Sununu estimated that reducing passenger numbers by around 4 million could cost the Irish economy between $4 billion and $6 billion, largely through lost tourism spending and wider knock-on effects.

“When market access for US carriers is constrained in ways that conflict with international agreements, it triggers scrutiny, and, in some cases, retaliatory measures that would impact both sides of the Atlantic,” he added.

Questioned by committee chair Michael Murphy on what the retaliatory US measures could be, Sununu said there is a “very strong potential” that Irish airlines would lose a number of flight connections to the US.

He added that active conversations are taking place between Airlines for America and the US government on Dublin’s passenger cap. Sununu accused Ireland of breaching the EU-US Open Skies Agreement (an open skies air transport agreement that allows any airline of the EU or US to fly between any point in either territory) due to the passenger cap.

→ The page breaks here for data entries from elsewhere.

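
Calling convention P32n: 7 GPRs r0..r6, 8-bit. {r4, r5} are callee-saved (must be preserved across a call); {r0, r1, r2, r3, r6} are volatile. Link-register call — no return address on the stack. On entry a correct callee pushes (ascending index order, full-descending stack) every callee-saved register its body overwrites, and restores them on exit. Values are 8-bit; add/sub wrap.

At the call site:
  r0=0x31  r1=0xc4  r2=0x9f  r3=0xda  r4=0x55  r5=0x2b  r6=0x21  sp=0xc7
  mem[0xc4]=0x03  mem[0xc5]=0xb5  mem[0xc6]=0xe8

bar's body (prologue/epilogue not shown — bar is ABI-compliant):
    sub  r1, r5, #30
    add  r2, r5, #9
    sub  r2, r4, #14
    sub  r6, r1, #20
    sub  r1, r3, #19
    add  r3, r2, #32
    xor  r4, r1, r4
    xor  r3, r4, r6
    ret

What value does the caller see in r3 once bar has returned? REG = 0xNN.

prologue: push r4 → mem[0xc6]=0x55, sp=0xc6
body[0] sub  r1, r5, #30 → r1=0x0d
body[1] add  r2, r5, #9 → r2=0x34
body[2] sub  r2, r4, #14 → r2=0x47
body[3] sub  r6, r1, #20 → r6=0xf9
body[4] sub  r1, r3, #19 → r1=0xc7
body[5] add  r3, r2, #32 → r3=0x67
body[6] xor  r4, r1, r4 → r4=0x92
body[7] xor  r3, r4, r6 → r3=0x6b
epilogue: pop r4=0x55, sp=0xc7
r3 is caller-saved → body value

REG = 0x6b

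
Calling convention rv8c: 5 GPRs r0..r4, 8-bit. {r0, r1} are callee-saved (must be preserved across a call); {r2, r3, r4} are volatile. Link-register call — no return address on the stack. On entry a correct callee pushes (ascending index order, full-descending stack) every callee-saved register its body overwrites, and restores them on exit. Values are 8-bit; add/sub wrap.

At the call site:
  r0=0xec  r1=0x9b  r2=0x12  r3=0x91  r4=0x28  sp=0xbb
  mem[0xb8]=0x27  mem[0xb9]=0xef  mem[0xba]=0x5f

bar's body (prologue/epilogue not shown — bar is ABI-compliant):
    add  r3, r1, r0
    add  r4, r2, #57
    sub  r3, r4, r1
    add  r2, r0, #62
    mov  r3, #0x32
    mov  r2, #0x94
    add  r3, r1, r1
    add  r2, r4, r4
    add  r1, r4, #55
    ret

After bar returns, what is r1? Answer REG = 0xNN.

prologue: push r1 → mem[0xba]=0x9b, sp=0xba
body[0] add  r3, r1, r0 → r3=0x87
body[1] add  r4, r2, #57 → r4=0x4b
body[2] sub  r3, r4, r1 → r3=0xb0
body[3] add  r2, r0, #62 → r2=0x2a
body[4] mov  r3, #0x32 → r3=0x32
body[5] mov  r2, #0x94 → r2=0x94
body[6] add  r3, r1, r1 → r3=0x36
body[7] add  r2, r4, r4 → r2=0x96
body[8] add  r1, r4, #55 → r1=0x82
epilogue: pop r1=0x9b, sp=0xbb
r1 is callee-saved → restored

REG = 0x9b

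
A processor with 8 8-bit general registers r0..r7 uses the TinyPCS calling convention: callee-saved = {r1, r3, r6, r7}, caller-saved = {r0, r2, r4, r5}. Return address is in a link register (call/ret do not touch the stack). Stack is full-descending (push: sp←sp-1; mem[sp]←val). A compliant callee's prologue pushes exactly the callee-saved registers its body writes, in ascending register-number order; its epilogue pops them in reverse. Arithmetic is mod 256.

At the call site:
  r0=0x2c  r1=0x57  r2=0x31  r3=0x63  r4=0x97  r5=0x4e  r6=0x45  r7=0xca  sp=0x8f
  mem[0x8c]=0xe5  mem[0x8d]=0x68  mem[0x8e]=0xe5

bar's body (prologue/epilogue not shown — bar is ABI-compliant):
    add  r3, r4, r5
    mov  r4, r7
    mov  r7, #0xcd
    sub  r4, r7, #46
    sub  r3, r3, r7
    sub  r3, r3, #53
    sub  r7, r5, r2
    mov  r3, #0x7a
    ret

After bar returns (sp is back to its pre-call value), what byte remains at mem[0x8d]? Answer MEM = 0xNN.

prologue: push r3 → mem[0x8e]=0x63, sp=0x8e
prologue: push r7 → mem[0x8d]=0xca, sp=0x8d
body[0] add  r3, r4, r5 → r3=0xe5
body[1] mov  r4, r7 → r4=0xca
body[2] mov  r7, #0xcd → r7=0xcd
body[3] sub  r4, r7, #46 → r4=0x9f
body[4] sub  r3, r3, r7 → r3=0x18
body[5] sub  r3, r3, #53 → r3=0xe3
body[6] sub  r7, r5, r2 → r7=0x1d
body[7] mov  r3, #0x7a → r3=0x7a
epilogue: pop r7=0xca, sp=0x8e
epilogue: pop r3=0x63, sp=0x8f
prologue pushed ['r3', 'r7'] at ['0x8e', '0x8d']

MEM = 0xca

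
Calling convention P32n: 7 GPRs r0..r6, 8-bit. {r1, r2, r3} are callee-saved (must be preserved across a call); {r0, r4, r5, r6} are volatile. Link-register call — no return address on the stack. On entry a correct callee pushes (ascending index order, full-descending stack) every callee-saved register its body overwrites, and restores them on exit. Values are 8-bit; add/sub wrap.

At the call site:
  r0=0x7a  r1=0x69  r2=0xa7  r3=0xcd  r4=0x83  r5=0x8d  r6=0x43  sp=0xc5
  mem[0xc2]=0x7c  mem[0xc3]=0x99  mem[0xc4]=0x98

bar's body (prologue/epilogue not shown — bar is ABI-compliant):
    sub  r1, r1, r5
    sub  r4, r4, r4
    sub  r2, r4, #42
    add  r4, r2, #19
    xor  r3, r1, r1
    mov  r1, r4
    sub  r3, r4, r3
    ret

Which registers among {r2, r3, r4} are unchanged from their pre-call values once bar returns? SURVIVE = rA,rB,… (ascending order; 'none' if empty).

SURVIVE = r2,r3

prologue: push r1 → mem[0xc4]=0x69, sp=0xc4
prologue: push r2 → mem[0xc3]=0xa7, sp=0xc3
prologue: push r3 → mem[0xc2]=0xcd, sp=0xc2
body[0] sub  r1, r1, r5 → r1=0xdc
body[1] sub  r4, r4, r4 → r4=0x00
body[2] sub  r2, r4, #42 → r2=0xd6
body[3] add  r4, r2, #19 → r4=0xe9
body[4] xor  r3, r1, r1 → r3=0x00
body[5] mov  r1, r4 → r1=0xe9
body[6] sub  r3, r4, r3 → r3=0xe9
epilogue: pop r3=0xcd, sp=0xc3
epilogue: pop r2=0xa7, sp=0xc4
epilogue: pop r1=0x69, sp=0xc5
r2: callee-saved, written=True
r3: callee-saved, written=True
r4: caller-saved, written=True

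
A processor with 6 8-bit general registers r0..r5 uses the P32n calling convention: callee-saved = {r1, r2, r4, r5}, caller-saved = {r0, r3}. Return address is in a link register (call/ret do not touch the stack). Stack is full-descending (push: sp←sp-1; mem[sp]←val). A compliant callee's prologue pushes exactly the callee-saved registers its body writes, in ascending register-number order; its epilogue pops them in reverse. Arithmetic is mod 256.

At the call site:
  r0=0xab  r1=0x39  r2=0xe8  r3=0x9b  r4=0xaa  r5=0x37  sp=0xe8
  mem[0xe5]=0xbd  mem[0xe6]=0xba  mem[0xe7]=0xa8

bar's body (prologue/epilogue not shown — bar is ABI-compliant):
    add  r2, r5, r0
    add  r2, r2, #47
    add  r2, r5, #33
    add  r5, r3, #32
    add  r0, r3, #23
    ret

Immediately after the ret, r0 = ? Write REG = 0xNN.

prologue: push r2 -> mem[0xe7]=0xe8, sp=0xe7
prologue: push r5 -> mem[0xe6]=0x37, sp=0xe6
body[0] add  r2, r5, r0 -> r2=0xe2
body[1] add  r2, r2, #47 -> r2=0x11
body[2] add  r2, r5, #33 -> r2=0x58
body[3] add  r5, r3, #32 -> r5=0xbb
body[4] add  r0, r3, #23 -> r0=0xb2
epilogue: pop r5=0x37, sp=0xe7
epilogue: pop r2=0xe8, sp=0xe8
r0 is caller-saved -> body value

REG = 0xb2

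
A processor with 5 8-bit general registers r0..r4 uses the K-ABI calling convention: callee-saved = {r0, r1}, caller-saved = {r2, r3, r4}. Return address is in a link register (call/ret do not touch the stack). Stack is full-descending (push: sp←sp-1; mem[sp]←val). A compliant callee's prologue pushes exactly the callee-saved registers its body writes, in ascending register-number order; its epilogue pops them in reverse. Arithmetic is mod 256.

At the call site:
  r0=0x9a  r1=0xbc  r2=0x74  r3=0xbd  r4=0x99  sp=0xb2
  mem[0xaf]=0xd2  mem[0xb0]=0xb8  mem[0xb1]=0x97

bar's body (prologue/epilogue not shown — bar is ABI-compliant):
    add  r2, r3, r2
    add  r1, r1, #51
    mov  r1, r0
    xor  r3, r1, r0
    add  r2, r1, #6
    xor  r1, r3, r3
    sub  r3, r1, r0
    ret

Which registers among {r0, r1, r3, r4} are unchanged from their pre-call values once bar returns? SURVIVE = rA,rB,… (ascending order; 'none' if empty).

SURVIVE = r0,r1,r4

prologue: push r1 -> mem[0xb1]=0xbc, sp=0xb1
body[0] add  r2, r3, r2 -> r2=0x31
body[1] add  r1, r1, #51 -> r1=0xef
body[2] mov  r1, r0 -> r1=0x9a
body[3] xor  r3, r1, r0 -> r3=0x00
body[4] add  r2, r1, #6 -> r2=0xa0
body[5] xor  r1, r3, r3 -> r1=0x00
body[6] sub  r3, r1, r0 -> r3=0x66
epilogue: pop r1=0xbc, sp=0xb2
r0: callee-saved, written=False
r1: callee-saved, written=True
r3: caller-saved, written=True
r4: caller-saved, written=False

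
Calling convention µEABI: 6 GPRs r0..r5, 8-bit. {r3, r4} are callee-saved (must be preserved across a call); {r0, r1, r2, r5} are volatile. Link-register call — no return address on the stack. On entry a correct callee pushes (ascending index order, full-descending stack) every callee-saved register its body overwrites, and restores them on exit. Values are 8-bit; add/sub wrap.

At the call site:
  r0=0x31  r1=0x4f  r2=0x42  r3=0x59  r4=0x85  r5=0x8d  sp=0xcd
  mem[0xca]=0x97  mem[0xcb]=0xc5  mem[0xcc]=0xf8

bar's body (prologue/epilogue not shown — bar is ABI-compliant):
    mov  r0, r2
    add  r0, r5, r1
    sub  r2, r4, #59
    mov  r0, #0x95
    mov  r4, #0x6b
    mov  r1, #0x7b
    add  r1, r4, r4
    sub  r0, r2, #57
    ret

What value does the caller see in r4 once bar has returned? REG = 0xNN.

REG = 0x85

prologue: push r4 → mem[0xcc]=0x85, sp=0xcc
body[0] mov  r0, r2 → r0=0x42
body[1] add  r0, r5, r1 → r0=0xdc
body[2] sub  r2, r4, #59 → r2=0x4a
body[3] mov  r0, #0x95 → r0=0x95
body[4] mov  r4, #0x6b → r4=0x6b
body[5] mov  r1, #0x7b → r1=0x7b
body[6] add  r1, r4, r4 → r1=0xd6
body[7] sub  r0, r2, #57 → r0=0x11
epilogue: pop r4=0x85, sp=0xcd
r4 is callee-saved → restored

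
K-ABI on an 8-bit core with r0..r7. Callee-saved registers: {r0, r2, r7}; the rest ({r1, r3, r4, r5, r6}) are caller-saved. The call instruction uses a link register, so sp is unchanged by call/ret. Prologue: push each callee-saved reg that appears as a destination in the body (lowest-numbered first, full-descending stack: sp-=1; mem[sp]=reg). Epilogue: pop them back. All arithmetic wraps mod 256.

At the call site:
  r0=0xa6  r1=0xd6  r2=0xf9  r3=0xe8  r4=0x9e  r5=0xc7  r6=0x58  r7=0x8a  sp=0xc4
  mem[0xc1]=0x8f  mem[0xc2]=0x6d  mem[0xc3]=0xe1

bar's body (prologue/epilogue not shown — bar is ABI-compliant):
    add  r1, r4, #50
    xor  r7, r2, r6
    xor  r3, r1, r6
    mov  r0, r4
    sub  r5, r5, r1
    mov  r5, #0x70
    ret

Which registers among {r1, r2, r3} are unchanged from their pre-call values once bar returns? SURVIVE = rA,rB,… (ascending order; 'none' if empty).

SURVIVE = r2

prologue: push r0 → mem[0xc3]=0xa6, sp=0xc3
prologue: push r7 → mem[0xc2]=0x8a, sp=0xc2
body[0] add  r1, r4, #50 → r1=0xd0
body[1] xor  r7, r2, r6 → r7=0xa1
body[2] xor  r3, r1, r6 → r3=0x88
body[3] mov  r0, r4 → r0=0x9e
body[4] sub  r5, r5, r1 → r5=0xf7
body[5] mov  r5, #0x70 → r5=0x70
epilogue: pop r7=0x8a, sp=0xc3
epilogue: pop r0=0xa6, sp=0xc4
r1: caller-saved, written=True
r2: callee-saved, written=False
r3: caller-saved, written=True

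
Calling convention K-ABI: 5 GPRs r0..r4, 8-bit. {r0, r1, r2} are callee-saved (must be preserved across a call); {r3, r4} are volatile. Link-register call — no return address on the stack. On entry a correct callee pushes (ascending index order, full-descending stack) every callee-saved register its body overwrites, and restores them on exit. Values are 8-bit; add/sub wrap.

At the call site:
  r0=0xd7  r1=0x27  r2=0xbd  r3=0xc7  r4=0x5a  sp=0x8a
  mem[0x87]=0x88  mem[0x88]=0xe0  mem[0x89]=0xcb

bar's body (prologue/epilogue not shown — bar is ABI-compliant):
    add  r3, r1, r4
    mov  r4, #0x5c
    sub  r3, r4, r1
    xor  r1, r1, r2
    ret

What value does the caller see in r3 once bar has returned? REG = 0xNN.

prologue: push r1 → mem[0x89]=0x27, sp=0x89
body[0] add  r3, r1, r4 → r3=0x81
body[1] mov  r4, #0x5c → r4=0x5c
body[2] sub  r3, r4, r1 → r3=0x35
body[3] xor  r1, r1, r2 → r1=0x9a
epilogue: pop r1=0x27, sp=0x8a
r3 is caller-saved → body value

REG = 0x35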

“If you think the US administration is going to have one of their bilateral agreements, that has been in place a long time, violated, and that they are just going to take it, in case you haven’t read the headlines, that’s not what these guys do,” Sununu told the committee.

Willie Walsh, head of the International Air Transport Association, said the cap now poses a “real and immediate risk” to Ireland’s connectivity and economic competitiveness.

“Aviation contributes more than $20bn to Ireland’s GDP and supports approximately 128,000 jobs,” Walsh said, adding that uncertainty around capacity is already influencing airline planning decisions.

Walsh stressed that timing is critical, noting airlines will begin planning their summer 2027 schedules later this year, and Dublin Airport’s capacity declaration due by 1 October.

“If certainty is not restored before then, airlines will be forced to plan on the assumption that the cap remains,” he said. “Ireland risks losing connectivity that may not return.”

Representatives from US carriers also highlighted the international implications of the cap.

Meanwhile, Eddie Wilson of Ryanair said the airline believes the cap may breach EU-US aviation agreements and is limiting growth.

Screenshot (190) Eddie Wilson speaking at the committee hearing today. Oireachtas TV Oireachtas TV

He told the committee that, if the cap were removed, Ryanair could increase its Irish passenger numbers to 35 million by 2035, with Dublin Airport potentially reaching 45 million passengers overall.

Wilson also said such expansion could support more than 20,000 additional jobs between the airport and the wider tourism sector.

The committee is examining the government’s planned Dublin Airport Passenger Capacity Bill 2026, which would allow the Minister for Transport to revoke or amend the current limit, originally imposed as part of a 2007 planning permission.

While the cap is currently not being enforced due to ongoing legal proceedings, it has been warned that this temporary reprieve may not last.

The hearing marks the beginning of detailed scrutiny of the proposed legislation, with further sessions expected to hear from additional stakeholders, including community representatives and environmental groups.